Just a footnote on the rolling news re Charles Clarke and the released murderers, rapists and so on. Several have now turned up and turned out to have been reconvicted for new offences. I’m sorry but this is hardly a surprise when there is a recidivist rate of 60% within two years. This was inevitable. And as to the view that Clarke is the best person to sort this out and therefore he should stay in post – this is a ridiculous hypothesis. Firstly – he didn’t tackle it effectively – even though he knew. Secondly it would seem that there is a view that there is no one better who could take his place anyway – a sad reflection if the case.
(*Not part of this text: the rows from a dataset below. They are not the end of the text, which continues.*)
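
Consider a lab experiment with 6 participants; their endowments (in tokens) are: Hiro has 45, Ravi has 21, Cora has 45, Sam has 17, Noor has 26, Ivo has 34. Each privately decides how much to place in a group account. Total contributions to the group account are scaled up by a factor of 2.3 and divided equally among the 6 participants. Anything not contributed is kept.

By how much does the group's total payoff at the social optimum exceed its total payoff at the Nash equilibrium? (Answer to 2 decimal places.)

244.40 tokens

The private return per contributed unit is 2.3/6 = 0.3833 < 1 for every player regardless of endowment, so the Nash equilibrium is zero contribution and the group total is Σ E_j = 45 + 21 + 45 + 17 + 26 + 34 = 188.
Each contributed unit returns 2.300 to the group, so the social optimum is full contribution by everyone: group total = 2.300 × 188 = 432.40.
Efficiency loss = (2.300 − 1) × 188 = 244.40.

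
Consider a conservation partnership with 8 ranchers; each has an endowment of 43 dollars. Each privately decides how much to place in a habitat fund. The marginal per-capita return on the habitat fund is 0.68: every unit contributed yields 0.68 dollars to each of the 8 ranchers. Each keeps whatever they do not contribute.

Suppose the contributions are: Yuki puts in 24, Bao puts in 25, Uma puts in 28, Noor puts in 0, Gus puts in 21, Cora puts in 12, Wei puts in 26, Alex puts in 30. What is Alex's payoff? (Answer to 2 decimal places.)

125.88 dollars

Total contributed: 24 + 25 + 28 + 0 + 21 + 12 + 26 + 30 = 166.
Each receives 0.68 × 166 = 112.88 from the habitat fund.
Alex keeps 43 − 30 = 13, so Alex's payoff is 13 + 112.88 = 125.88.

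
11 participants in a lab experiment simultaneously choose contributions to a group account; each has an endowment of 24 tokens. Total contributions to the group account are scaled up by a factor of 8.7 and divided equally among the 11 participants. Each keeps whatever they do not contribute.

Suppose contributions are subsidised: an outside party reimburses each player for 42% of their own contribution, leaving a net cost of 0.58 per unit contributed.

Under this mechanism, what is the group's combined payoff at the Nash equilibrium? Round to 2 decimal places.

The effective private return per unit is now (8.7/11) / 0.58 = 1.3636 > 1, so every player's dominant strategy flips to full contribution.
At the Nash equilibrium everyone contributes 24. Group total payoff = 11 × (24 × 0.42 + 8.7 × 24) = 2407.68.

2407.68 tokens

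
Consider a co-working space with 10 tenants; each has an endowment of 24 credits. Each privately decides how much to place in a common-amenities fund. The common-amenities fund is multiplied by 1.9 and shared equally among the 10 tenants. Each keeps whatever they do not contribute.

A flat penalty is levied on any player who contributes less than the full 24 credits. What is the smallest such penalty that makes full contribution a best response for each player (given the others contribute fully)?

Given the others contribute fully, the best deviation is to contribute 0 (any partial contribution still incurs the fine and gives up units whose private return 0.1900 is below 1).
Deviating from 24 to 0 saves 24 credits but forfeits the deviator's share of the drop in the common-amenities fund: 1.9/10 × 24 = 4.56.
So the deviation gain is 24 − 4.56 = 19.44, and the fine must be at least 19.44 credits to wipe it out.

19.44 credits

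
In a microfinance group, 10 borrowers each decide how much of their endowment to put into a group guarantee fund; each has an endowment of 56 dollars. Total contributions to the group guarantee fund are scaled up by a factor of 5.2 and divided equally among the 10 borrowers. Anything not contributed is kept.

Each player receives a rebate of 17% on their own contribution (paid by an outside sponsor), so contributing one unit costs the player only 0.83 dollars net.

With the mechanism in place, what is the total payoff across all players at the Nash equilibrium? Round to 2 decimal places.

560.00 dollars

The effective private return is (5.2/10) / 0.83 = 0.6265, which is still under 1, so the mechanism doesn't change anyone's dominant strategy: zero contribution.
Everyone keeps their endowment and the group total is 10 × 56 = 560.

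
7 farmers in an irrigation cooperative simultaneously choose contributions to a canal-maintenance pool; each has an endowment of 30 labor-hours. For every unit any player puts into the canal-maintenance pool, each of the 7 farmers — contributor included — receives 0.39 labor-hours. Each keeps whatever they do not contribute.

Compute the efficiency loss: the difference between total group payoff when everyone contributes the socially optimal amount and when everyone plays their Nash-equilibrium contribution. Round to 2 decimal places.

The private return per contributed unit is 0.39 < 1, so contributing 0 is dominant for every player. At the Nash equilibrium everyone keeps their 30, and the group total is 7 × 30 = 210.
Each contributed unit returns 2.730 to the group as a whole (0.39 to each of 7 players), which exceeds 1, so the social optimum is full contribution: group total = 2.730 × 210 = 573.30.
Efficiency loss = 573.30 − 210 = 363.30.

363.30 labor-hours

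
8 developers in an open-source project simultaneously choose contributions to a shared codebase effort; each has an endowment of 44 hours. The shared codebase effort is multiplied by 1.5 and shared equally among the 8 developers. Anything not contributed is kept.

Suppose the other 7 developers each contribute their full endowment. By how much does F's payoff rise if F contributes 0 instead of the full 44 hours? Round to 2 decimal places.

Switching from a contribution of 44 to 0 lets F keep an extra 44 hours, but lowers the shared codebase effort by 44, which costs F their own share of that drop: 1.5/8 × 44 = 8.25.
Net gain = 44 − 8.25 = 35.75. The private return per contributed unit (0.1875) is below 1, so free-riding is indeed the best response regardless of what the others do.

35.75 hours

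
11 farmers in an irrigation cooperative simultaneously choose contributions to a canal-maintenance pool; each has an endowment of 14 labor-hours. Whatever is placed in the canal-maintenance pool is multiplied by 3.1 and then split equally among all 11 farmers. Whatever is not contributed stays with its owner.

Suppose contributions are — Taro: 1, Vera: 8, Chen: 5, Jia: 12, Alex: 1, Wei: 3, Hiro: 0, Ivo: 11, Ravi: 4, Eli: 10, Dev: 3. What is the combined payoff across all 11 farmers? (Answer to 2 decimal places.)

Total contributed: 1 + 8 + 5 + 12 + 1 + 3 + 0 + 11 + 4 + 10 + 3 = 58; total kept: 11 × 14 − 58 = 96.
The canal-maintenance pool pays out 3.1 × 58 = 179.80 in aggregate.
Group total = 96 + 179.80 = 275.80.

275.80 labor-hours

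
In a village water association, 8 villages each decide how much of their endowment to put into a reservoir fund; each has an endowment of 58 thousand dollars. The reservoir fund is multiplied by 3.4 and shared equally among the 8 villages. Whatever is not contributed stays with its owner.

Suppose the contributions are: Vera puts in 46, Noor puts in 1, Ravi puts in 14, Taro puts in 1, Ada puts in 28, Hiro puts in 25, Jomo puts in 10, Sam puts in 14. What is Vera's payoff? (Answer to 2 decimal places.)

71.08 thousand dollars

Total contributed: 46 + 1 + 14 + 1 + 28 + 25 + 10 + 14 = 139.
Each receives 3.4 × 139 / 8 = 59.08 from the reservoir fund.
Vera keeps 58 − 46 = 12, so Vera's payoff is 12 + 59.08 = 71.08.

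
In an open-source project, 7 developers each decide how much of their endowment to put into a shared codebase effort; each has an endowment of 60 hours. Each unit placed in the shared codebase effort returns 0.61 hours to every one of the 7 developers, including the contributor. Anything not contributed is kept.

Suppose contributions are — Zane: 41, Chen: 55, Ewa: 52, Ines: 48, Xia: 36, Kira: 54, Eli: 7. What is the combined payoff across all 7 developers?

Total contributed: 41 + 55 + 52 + 48 + 36 + 54 + 7 = 293; total kept: 7 × 60 − 293 = 127.
The shared codebase effort pays out 0.61 × 7 × 293 = 1251.11 in aggregate.
Group total = 127 + 1251.11 = 1378.11.

1378.11 hours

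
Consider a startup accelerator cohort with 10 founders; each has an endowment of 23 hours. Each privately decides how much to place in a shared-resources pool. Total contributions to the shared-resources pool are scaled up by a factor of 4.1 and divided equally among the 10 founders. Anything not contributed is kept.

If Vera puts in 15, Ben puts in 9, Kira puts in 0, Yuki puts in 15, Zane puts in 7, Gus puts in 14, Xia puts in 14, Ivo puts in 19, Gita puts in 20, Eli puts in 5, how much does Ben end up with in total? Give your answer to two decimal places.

Total contributed: 15 + 9 + 0 + 15 + 7 + 14 + 14 + 19 + 20 + 5 = 118.
Each receives 4.1 × 118 / 10 = 48.38 from the shared-resources pool.
Ben keeps 23 − 9 = 14, so Ben's payoff is 14 + 48.38 = 62.38.

62.38 hours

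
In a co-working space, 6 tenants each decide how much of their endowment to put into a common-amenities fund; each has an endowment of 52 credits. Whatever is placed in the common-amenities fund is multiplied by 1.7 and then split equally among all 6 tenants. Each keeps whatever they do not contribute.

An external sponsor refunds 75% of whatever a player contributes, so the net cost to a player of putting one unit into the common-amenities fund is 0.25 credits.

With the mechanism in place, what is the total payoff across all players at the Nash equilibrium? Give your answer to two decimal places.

764.40 credits

The effective private return per unit is now (1.7/6) / 0.25 = 1.1333 > 1, so every player's dominant strategy flips to full contribution.
So the Nash equilibrium is full contribution by all 6; the group earns 6 × (52 × 0.75 + 1.7 × 52) = 764.40.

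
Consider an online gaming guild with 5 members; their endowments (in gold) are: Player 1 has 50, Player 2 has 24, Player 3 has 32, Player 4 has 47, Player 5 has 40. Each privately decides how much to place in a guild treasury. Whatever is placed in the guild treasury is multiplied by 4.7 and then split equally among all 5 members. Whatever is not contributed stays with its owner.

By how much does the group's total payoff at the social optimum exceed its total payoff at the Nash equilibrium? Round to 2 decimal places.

714.10 gold

The private return per contributed unit is 4.7/5 = 0.9400 < 1 for every player regardless of endowment, so the Nash equilibrium is zero contribution and the group total is Σ E_j = 50 + 24 + 32 + 47 + 40 = 193.
Each contributed unit returns 4.700 to the group, so the social optimum is full contribution by everyone: group total = 4.700 × 193 = 907.10.
Efficiency loss = (4.700 − 1) × 193 = 714.10.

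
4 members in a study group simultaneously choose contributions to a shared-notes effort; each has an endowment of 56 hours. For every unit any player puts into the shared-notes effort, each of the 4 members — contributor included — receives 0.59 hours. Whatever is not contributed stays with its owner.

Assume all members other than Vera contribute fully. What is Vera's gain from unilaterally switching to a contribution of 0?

Switching from a contribution of 56 to 0 lets Vera keep an extra 56 hours, but lowers the shared-notes effort by 56, which costs Vera their own share of that drop: 0.59 × 56 = 33.04.
Net gain = 56 − 33.04 = 22.96. The private return per contributed unit (0.59) is below 1, so free-riding is indeed the best response regardless of what the others do.

22.96 hours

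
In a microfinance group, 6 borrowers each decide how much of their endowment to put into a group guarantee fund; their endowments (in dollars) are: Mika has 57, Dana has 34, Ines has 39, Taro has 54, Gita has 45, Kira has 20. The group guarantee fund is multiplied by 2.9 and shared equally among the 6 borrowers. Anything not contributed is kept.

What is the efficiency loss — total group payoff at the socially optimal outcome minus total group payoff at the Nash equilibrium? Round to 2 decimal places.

The private return per contributed unit is 2.9/6 = 0.4833 < 1 for every player regardless of endowment, so the Nash equilibrium is zero contribution and the group total is Σ E_j = 57 + 34 + 39 + 54 + 45 + 20 = 249.
Each contributed unit returns 2.900 to the group, so the social optimum is full contribution by everyone: group total = 2.900 × 249 = 722.10.
Efficiency loss = (2.900 − 1) × 249 = 473.10.

473.10 dollars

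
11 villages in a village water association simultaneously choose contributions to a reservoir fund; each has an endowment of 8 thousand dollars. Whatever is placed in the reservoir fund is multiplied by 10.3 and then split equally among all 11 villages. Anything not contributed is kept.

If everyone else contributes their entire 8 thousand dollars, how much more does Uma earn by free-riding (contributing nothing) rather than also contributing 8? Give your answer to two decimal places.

Switching from a contribution of 8 to 0 lets Uma keep an extra 8 thousand dollars, but lowers the reservoir fund by 8, which costs Uma their own share of that drop: 10.3/11 × 8 = 7.49.
Net gain = 8 − 7.49 = 0.51. The private return per contributed unit (0.9364) is below 1, so free-riding is indeed the best response regardless of what the others do.

0.51 thousand dollars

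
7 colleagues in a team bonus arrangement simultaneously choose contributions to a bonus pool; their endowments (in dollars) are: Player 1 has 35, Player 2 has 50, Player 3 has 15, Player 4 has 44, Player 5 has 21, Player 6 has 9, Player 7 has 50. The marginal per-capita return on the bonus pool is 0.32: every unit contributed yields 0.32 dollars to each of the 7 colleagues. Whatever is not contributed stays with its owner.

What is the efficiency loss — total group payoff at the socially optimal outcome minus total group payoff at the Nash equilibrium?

277.76 dollars

The private return per contributed unit is 0.32 < 1 for everyone, so the Nash equilibrium is zero contribution and the group total is Σ E_j = 35 + 50 + 15 + 44 + 21 + 9 + 50 = 224.
Each contributed unit returns 2.240 to the group, so the social optimum is full contribution by everyone: group total = 2.240 × 224 = 501.76.
Efficiency loss = (2.240 − 1) × 224 = 277.76.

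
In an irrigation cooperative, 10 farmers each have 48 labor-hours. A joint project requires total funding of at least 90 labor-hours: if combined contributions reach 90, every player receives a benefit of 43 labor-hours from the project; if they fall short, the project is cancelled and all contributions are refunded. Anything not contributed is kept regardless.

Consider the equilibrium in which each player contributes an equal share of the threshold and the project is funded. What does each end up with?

82 labor-hours

Equal share of the threshold: 90/10 = 9.
At this profile no one gains by cutting their contribution: any cut drops the total below 90, the project is cancelled, contributions are refunded, and the deviator ends with 48, which is less than 48 − 9 + 43 = 82. Contributing more than 9 just wastes the excess. So contributing exactly 9 is a best response.
Each player's payoff: 48 − 9 + 43 = 82.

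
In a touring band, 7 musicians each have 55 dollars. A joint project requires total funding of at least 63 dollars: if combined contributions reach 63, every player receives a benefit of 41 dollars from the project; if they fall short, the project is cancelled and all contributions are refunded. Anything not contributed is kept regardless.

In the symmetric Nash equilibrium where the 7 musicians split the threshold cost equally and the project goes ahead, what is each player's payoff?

87 dollars

Equal share of the threshold: 63/7 = 9.
At this profile no one gains by cutting their contribution: any cut drops the total below 63, the project is cancelled, contributions are refunded, and the deviator ends with 55, which is less than 55 − 9 + 41 = 87. Contributing more than 9 just wastes the excess. So contributing exactly 9 is a best response.
Each player's payoff: 55 − 9 + 41 = 87.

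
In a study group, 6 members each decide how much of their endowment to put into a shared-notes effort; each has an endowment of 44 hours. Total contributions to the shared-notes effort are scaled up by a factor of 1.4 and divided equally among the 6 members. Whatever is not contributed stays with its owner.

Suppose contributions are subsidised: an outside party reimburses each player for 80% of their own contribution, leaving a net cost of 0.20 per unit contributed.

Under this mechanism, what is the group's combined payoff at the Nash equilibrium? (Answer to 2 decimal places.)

580.80 hours

Under the mechanism each unit contributed yields (1.4/6) / 0.20 = 1.1667 back to its contributor per unit of net cost, which exceeds 1, making full contribution the dominant choice for everyone.
So the Nash equilibrium is full contribution by all 6; the group earns 6 × (44 × 0.80 + 1.4 × 44) = 580.80.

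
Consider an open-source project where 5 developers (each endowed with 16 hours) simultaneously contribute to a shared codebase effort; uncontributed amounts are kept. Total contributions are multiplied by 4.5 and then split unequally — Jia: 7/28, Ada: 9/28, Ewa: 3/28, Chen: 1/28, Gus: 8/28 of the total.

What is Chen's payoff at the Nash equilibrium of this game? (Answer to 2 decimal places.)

23.71 hours

For player j, contributing a unit is worthwhile iff 4.5 × (j's share) ≥ 1, i.e. iff j's share is at least 0.2222.
Jia, Ada and Gus clear that bar, contributing 16 each; the remaining 2 contribute 0. Total contributed: 48.
Chen keeps 16 and receives 4.5 × 48 × 1/28 = 7.71 from the shared codebase effort, for a payoff of 23.71.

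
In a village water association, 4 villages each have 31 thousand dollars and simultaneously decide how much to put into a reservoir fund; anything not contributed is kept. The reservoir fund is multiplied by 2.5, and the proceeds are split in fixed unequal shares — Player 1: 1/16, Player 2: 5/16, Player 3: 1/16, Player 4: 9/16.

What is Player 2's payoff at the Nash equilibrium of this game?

Player j's private return per contributed unit is 2.5 × (j's share). Contributing is weakly dominant for j when that share is at least 1/2.5 = 0.4000, and contributing 0 is dominant otherwise.
Player 4 alone (share 9/16) is above the threshold, contributing 31; the remaining 3 contribute 0. Total contributed: 31.
Player 2 keeps 31 and receives 2.5 × 31 × 5/16 = 24.22 from the reservoir fund, for a payoff of 55.22.

55.22 thousand dollars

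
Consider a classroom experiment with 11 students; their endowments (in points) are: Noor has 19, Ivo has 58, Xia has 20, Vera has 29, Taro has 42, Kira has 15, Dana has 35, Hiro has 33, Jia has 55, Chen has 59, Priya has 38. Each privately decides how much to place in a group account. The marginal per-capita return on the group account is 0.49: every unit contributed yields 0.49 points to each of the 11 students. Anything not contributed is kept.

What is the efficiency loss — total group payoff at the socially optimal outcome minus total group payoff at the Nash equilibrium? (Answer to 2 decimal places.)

1769.17 points

The private return per contributed unit is 0.49 < 1 for everyone, so the Nash equilibrium is zero contribution and the group total is Σ E_j = 19 + 58 + 20 + 29 + 42 + 15 + 35 + 33 + 55 + 59 + 38 = 403.
Each contributed unit returns 5.390 to the group, so the social optimum is full contribution by everyone: group total = 5.390 × 403 = 2172.17.
Efficiency loss = (5.390 − 1) × 403 = 1769.17.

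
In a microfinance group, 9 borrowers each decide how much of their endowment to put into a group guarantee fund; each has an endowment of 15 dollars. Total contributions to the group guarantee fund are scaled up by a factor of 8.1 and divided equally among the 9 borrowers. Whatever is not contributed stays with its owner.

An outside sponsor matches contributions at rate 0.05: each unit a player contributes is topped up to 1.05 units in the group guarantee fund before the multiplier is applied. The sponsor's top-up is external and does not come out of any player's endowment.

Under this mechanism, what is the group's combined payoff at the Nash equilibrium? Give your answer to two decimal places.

135.00 dollars

The effective private return is 8.1 × 1.05 / 9 = 0.9450, which is still under 1, so the mechanism doesn't change anyone's dominant strategy: zero contribution.
Everyone keeps their endowment and the group total is 9 × 15 = 135.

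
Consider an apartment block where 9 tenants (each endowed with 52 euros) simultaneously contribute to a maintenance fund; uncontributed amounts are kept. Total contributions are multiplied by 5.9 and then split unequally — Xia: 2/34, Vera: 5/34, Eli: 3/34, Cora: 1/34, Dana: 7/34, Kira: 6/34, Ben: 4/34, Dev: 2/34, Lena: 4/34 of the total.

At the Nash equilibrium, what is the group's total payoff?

A player with share s gets back 5.9·s per unit contributed, so full contribution is dominant for anyone with s > 1/5.9 = 0.1695 and zero contribution is dominant for anyone below.
Dana and Kira are above the threshold, contributing 52 each; the remaining 7 contribute 0. Total contributed: 104.
The maintenance fund pays out 5.9 × 104 = 613.60 in total (split across the unequal shares, but the aggregate is all that matters for the group sum).
The 7 free-riders keep 52 each, adding 364. Group total = 364 + 613.60 = 977.60.

977.60 euros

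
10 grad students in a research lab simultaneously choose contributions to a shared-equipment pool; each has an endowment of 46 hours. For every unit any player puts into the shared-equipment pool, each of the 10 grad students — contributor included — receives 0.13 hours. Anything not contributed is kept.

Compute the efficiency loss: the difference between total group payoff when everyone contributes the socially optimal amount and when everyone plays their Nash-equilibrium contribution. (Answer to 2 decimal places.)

The private return per contributed unit is 0.13 < 1, so contributing 0 is dominant for every player. At the Nash equilibrium everyone keeps their 46, and the group total is 10 × 46 = 460.
Each contributed unit returns 1.300 to the group as a whole (0.13 to each of 10 players), which exceeds 1, so the social optimum is full contribution: group total = 1.300 × 460 = 598.00.
Efficiency loss = 598.00 − 460 = 138.00.

138.00 hours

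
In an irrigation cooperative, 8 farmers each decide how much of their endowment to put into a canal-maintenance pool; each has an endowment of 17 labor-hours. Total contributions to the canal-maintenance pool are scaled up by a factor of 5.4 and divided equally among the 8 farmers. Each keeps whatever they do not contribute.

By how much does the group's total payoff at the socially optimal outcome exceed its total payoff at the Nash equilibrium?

598.40 labor-hours

Each contributed unit returns 5.4/8 = 0.6750 to its contributor — below 1 — so contributing 0 is dominant for every player. At the Nash equilibrium everyone keeps their 17, and the group total is 8 × 17 = 136.
Each contributed unit returns 5.400 to the group as a whole (0.6750 to each of 8 players), which exceeds 1, so the social optimum is full contribution: group total = 5.400 × 136 = 734.40.
Efficiency loss = 734.40 − 136 = 598.40.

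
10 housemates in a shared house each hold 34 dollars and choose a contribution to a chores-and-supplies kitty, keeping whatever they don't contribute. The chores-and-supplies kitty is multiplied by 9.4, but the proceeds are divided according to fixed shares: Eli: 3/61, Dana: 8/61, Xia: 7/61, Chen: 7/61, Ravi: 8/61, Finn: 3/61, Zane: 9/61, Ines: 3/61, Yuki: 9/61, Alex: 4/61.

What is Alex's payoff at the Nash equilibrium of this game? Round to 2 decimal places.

Player j's private return per contributed unit is 9.4 × (j's share). Contributing is weakly dominant for j when that share is at least 1/9.4 = 0.1064, and contributing 0 is dominant otherwise.
Dana, Xia, Chen, Ravi, Zane and Yuki are above the threshold, contributing 34 each; the remaining 4 contribute 0. Total contributed: 204.
Alex keeps 34 and receives 9.4 × 204 × 4/61 = 125.74 from the chores-and-supplies kitty, for a payoff of 159.74.

159.74 dollars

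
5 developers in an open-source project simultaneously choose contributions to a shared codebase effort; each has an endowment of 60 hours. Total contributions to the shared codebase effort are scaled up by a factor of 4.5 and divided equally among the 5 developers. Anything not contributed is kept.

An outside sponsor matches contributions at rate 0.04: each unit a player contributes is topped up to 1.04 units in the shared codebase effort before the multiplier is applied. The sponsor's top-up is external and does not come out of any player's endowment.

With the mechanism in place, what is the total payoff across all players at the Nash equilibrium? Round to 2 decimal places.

Even with the mechanism, each unit contributed returns only 4.5 × 1.04 / 5 = 0.9360 per unit of net cost, so contributing nothing is still dominant.
At the Nash equilibrium no one contributes; group total payoff = 5 × 60 = 300.

300.00 hours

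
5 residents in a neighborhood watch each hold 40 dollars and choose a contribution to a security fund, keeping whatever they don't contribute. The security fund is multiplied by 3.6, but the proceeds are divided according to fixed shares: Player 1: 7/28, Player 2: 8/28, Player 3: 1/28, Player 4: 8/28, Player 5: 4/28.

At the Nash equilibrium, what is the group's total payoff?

Player j's private return per contributed unit is 3.6 × (j's share). Contributing is weakly dominant for j when that share is at least 1/3.6 = 0.2778, and contributing 0 is dominant otherwise.
The shares above 0.2778 belong to Player 2 and Player 4, contributing 40 each; the remaining 3 contribute 0. Total contributed: 80.
The security fund pays out 3.6 × 80 = 288.00 in total (split across the unequal shares, but the aggregate is all that matters for the group sum).
The 3 free-riders keep 40 each, adding 120. Group total = 120 + 288.00 = 408.00.

408.00 dollars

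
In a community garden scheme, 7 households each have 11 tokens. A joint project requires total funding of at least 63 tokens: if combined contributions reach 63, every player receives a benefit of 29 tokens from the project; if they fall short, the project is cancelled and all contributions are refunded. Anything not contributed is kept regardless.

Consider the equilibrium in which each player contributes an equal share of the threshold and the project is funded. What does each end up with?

Equal share of the threshold: 63/7 = 9.
At this profile no one gains by cutting their contribution: any cut drops the total below 63, the project is cancelled, contributions are refunded, and the deviator ends with 11, which is less than 11 − 9 + 29 = 31. Contributing more than 9 just wastes the excess. So contributing exactly 9 is a best response.
Each player's payoff: 11 − 9 + 29 = 31.

31 tokens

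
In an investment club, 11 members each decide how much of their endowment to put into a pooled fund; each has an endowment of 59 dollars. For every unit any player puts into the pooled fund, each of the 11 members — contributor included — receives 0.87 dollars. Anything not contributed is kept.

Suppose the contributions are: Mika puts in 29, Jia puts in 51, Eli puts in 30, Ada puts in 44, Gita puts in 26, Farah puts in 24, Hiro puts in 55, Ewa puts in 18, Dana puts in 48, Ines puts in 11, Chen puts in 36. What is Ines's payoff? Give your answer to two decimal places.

371.64 dollars

Total contributed: 29 + 51 + 30 + 44 + 26 + 24 + 55 + 18 + 48 + 11 + 36 = 372.
Each receives 0.87 × 372 = 323.64 from the pooled fund.
Ines keeps 59 − 11 = 48, so Ines's payoff is 48 + 323.64 = 371.64.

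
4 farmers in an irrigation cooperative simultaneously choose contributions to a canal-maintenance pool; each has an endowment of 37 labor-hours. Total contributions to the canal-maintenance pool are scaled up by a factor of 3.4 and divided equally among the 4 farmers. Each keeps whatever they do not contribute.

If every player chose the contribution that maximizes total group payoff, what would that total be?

Each contributed unit returns 3.400 to the group as a whole (0.8500 to each of 4 players), which exceeds 1, so the social optimum is full contribution: group total = 3.400 × 148 = 503.20.

503.20 labor-hours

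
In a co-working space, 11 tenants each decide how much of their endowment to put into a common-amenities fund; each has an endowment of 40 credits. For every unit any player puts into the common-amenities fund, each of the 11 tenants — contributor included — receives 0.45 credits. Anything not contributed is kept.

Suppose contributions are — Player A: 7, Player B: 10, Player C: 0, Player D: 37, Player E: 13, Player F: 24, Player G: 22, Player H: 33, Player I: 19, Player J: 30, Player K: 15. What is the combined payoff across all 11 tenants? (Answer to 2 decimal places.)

Total contributed: 7 + 10 + 0 + 37 + 13 + 24 + 22 + 33 + 19 + 30 + 15 = 210; total kept: 11 × 40 − 210 = 230.
The common-amenities fund pays out 0.45 × 11 × 210 = 1039.50 in aggregate.
Group total = 230 + 1039.50 = 1269.50.

1269.50 credits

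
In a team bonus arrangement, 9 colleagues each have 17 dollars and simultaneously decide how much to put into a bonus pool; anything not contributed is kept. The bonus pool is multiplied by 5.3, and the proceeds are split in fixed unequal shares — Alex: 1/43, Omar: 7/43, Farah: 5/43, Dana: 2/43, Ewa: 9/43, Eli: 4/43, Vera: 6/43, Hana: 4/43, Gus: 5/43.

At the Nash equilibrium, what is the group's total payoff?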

(You can sign the petition calling for him to go at www.libdems.org.uk/charles-clarke.html)
What I will say for Charles is that he has not tried to shift the blame to his Ministers. ‘Cos basically it’s the two Macs. McNulty and McTaggart in the Commons and Baroness Scotland in the Lords who between them have the responsibility for prisons and immigration. Clarke is right to take it on his shoulders – for that at least, I give him credit.
Over the last week or so the furore around the death of Joyce Vincent – the woman who was found dead in a flat in Wood Green and who had been dead for two years – has swirled around me. As I listened to each piece of information from whatever source I became more and more concerned as there were so few answers that actually answered anything.
Following my request to the local Police Commander to open a fresh criminal investigation, I spoke to the police the same day to follow up. They are not opening a fresh investigation – but they were re-visiting the investigation and conclusions they had reached first time round when the body was found. They wanted to ensure that they still ‘felt comfortable’ with what they had done at the time. And basically – they were pretty emphatic that there was no sign of foul play – that the Coroner had found no injuries etc. Although how you find injuries on someone who has been dead for two or so years is a mystery to me. Anyway – no further investigation was believed to be necessary.
I have had responses to my enquiries both to the local Council Chief Exec and Metropolitan Housing Trust. The Council doesn’t appear to feel it has any particular remit in this and the Housing Association says that it had only a caretaking responsibility in terms of the flat – i.e. normal caretaker responsibilities but no support package. They were facilitating ‘independent’ living.
At least the Head of Metropolitan Housing has suggested that we meet Monday week – and I am anxious to meet with him. Not pointing fingers – but it is inconceivable to me that you can have a tenant with no contact for three years – particularly if they have been housed following leaving a women’s refuge. I am trying to get a meeting with the Head of Women’s’ Aid too – because surely anyone leaving a refuge is vulnerable and needs an eye to be kept on them? So many questions still outstanding.
It may not be foul play that ended Ms Vincent’s life – but it is an indictment of us as a society and our so called safety-net that she fell through and nobody noticed or seemed to care. The media furore may die down – but I will continue to pursue these issues until I am reassured that no vulnerable person leaves a refuge without some follow-up mechanism to simply check she is alright, especially when there is rent unpaid for a long period of time giving a clue that something may be up.
A Labour leaflet came my way from the trio of Labour candidates in Highgate Ward. It made me smile really. They are pictured smiling in front of Blanche Nevile school – but it is Labour who are currently threatening it with closure! No mention of this in the leaflet either! I wonder what people worried about the school’s future will make of that photo?